O Ministério Público de Minas Gerais (MPMG) informou ao jornal O Vigilante Online que em 2018 a 4ª Promotoria de Justiça de Leopoldina ajuizou duas Ações Civis Públicas (ACPs) cobrando do Estado de Minas Gerais a reforma do presídio de Leopoldina e a transferência imediata dos presos condenados em regime fechado para outros estabelecimentos prisionais. Os pedidos liminares formulados nas ACPs ainda aguardam análise do Poder Judiciário.

De acordo com a Assessoria de Comunicação do Ministério Público de Minas Gerais, a ACP que cobra melhorias estruturais no presídio foi proposta em 6 de novembro de 2018. Para embasá-la, foram anexados laudos do Corpo de Bombeiros que apontavam irregularidades na edificação com “risco real” à segurança dos detentos, dos agentes de segurança, do público visitante e dos servidores do estabelecimento.

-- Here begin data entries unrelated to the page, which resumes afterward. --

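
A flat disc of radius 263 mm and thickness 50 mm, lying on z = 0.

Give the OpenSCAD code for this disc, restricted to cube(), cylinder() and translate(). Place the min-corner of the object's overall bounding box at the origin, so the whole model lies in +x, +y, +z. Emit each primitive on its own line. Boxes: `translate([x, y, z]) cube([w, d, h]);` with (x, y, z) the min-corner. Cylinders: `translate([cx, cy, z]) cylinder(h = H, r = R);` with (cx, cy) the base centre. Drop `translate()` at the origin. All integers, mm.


translate([263, 263, 0]) cylinder(h = 50, r = 263);


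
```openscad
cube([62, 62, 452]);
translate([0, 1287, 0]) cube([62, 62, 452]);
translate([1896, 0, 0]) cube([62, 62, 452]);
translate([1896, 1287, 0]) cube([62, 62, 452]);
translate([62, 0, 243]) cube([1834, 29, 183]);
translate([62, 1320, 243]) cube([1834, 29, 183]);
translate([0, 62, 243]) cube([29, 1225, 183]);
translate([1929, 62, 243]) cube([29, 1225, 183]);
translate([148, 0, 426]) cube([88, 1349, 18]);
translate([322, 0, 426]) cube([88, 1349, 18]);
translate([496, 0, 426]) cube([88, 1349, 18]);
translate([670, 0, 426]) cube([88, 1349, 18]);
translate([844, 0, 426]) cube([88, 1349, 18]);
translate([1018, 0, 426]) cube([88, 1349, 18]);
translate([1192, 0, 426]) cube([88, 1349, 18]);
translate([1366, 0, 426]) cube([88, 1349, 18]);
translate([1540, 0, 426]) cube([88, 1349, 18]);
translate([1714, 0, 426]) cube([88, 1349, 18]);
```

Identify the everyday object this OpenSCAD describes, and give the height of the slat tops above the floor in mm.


A bed frame. The slat-top height is 444 mm.

Four posts, four rails, and a row of slats — a bed frame. Slats sit on the rails at z = 243 + 183 = 426; with slat thickness 18, the top is 444 mm.


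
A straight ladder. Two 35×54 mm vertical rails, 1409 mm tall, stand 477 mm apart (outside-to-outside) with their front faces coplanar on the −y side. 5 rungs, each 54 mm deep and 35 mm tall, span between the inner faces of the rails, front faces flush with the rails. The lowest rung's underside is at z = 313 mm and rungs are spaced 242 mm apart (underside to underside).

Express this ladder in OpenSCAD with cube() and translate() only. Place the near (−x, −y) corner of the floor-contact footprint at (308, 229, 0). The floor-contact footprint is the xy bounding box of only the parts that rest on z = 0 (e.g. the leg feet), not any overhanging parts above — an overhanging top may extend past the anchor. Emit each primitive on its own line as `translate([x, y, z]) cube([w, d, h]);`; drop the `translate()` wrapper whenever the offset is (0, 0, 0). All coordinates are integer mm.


// rung span = 477 - 2*35 = 407
// rung[k] z = 313 + k*242
translate([308, 229, 0]) cube([35, 54, 1409]);
translate([750, 229, 0]) cube([35, 54, 1409]);
translate([343, 229, 313]) cube([407, 54, 35]);
translate([343, 229, 555]) cube([407, 54, 35]);
translate([343, 229, 797]) cube([407, 54, 35]);
translate([343, 229, 1039]) cube([407, 54, 35]);
translate([343, 229, 1281]) cube([407, 54, 35]);


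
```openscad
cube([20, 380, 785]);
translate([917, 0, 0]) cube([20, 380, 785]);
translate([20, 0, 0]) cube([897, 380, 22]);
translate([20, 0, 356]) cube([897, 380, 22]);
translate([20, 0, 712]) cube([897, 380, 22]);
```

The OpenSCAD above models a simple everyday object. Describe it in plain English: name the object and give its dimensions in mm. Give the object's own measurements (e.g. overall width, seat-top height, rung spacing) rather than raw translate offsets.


An open bookshelf. Two side panels, each 20 mm thick, 380 mm deep and 785 mm tall, stand 937 mm apart (outside-to-outside). Between them sit 3 shelves, each 22 mm thick and 380 mm deep, spanning the full gap between the sides. The bottom shelf rests on the floor (its underside at z = 0) and the clear gap between one shelf's top and the next shelf's underside is 334 mm.


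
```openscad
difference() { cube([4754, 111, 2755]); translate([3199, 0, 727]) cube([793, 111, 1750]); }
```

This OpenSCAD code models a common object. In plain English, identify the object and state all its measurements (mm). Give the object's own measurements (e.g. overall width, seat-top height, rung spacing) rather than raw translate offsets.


A wall 4754 mm long (x), 111 mm thick (y), 2755 mm tall, with a rectangular window opening cut through it. The opening is 793 mm wide and 1750 mm tall; its sill is at z = 727 mm and its near (−x) edge is 3199 mm from the wall's −x end. The opening passes through the full wall thickness.


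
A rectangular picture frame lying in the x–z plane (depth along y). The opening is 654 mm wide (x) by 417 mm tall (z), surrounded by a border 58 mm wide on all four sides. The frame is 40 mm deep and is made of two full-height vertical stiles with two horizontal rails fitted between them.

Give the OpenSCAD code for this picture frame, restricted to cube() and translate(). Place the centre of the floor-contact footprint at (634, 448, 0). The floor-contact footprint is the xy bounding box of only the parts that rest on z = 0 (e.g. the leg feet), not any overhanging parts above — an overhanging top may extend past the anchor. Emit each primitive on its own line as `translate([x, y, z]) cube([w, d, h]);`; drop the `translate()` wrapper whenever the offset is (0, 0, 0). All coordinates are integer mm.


translate([249, 428, 0]) cube([58, 40, 533]);
translate([961, 428, 0]) cube([58, 40, 533]);
translate([307, 428, 0]) cube([654, 40, 58]);
translate([307, 428, 475]) cube([654, 40, 58]);


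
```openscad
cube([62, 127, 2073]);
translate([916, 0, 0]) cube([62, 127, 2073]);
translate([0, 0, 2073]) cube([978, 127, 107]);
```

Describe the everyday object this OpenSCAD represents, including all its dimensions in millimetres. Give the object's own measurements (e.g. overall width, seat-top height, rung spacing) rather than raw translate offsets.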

Entre os problemas, estariam a falta de manutenção das instalações elétricas e do sistema de prevenção contra incêndio e pânico, além da ausência de laudo de estabilidade do telhado da área administrativa anexa ao presídio. Com base nisso, o MPMG pediu ao Poder Judiciário que obrigasse, em caráter de urgência, o Estado a solucionar os problemas.

E a ACP que trata da transferência de presos foi ajuizada em 12 de junho de 2018. Na época, eram 107 presos para 52 vagas. “A superlotação do presídio de Leopoldina atingiu o patamar de 205%, o que torna a situação insustentável”, afirmou na ação a promotora de Justiça Soraya da Silva Nascimento. Segundo a representante do MPMG, a manutenção desse quadro aumenta o risco de fugas, de rebeliões e de novos delitos praticados por presos evadidos. Diante dessa situação, foi pedido ao Poder Judiciário que obrigasse o Estado a realizar em 48 horas a transferência dos presos condenados em regime fechado.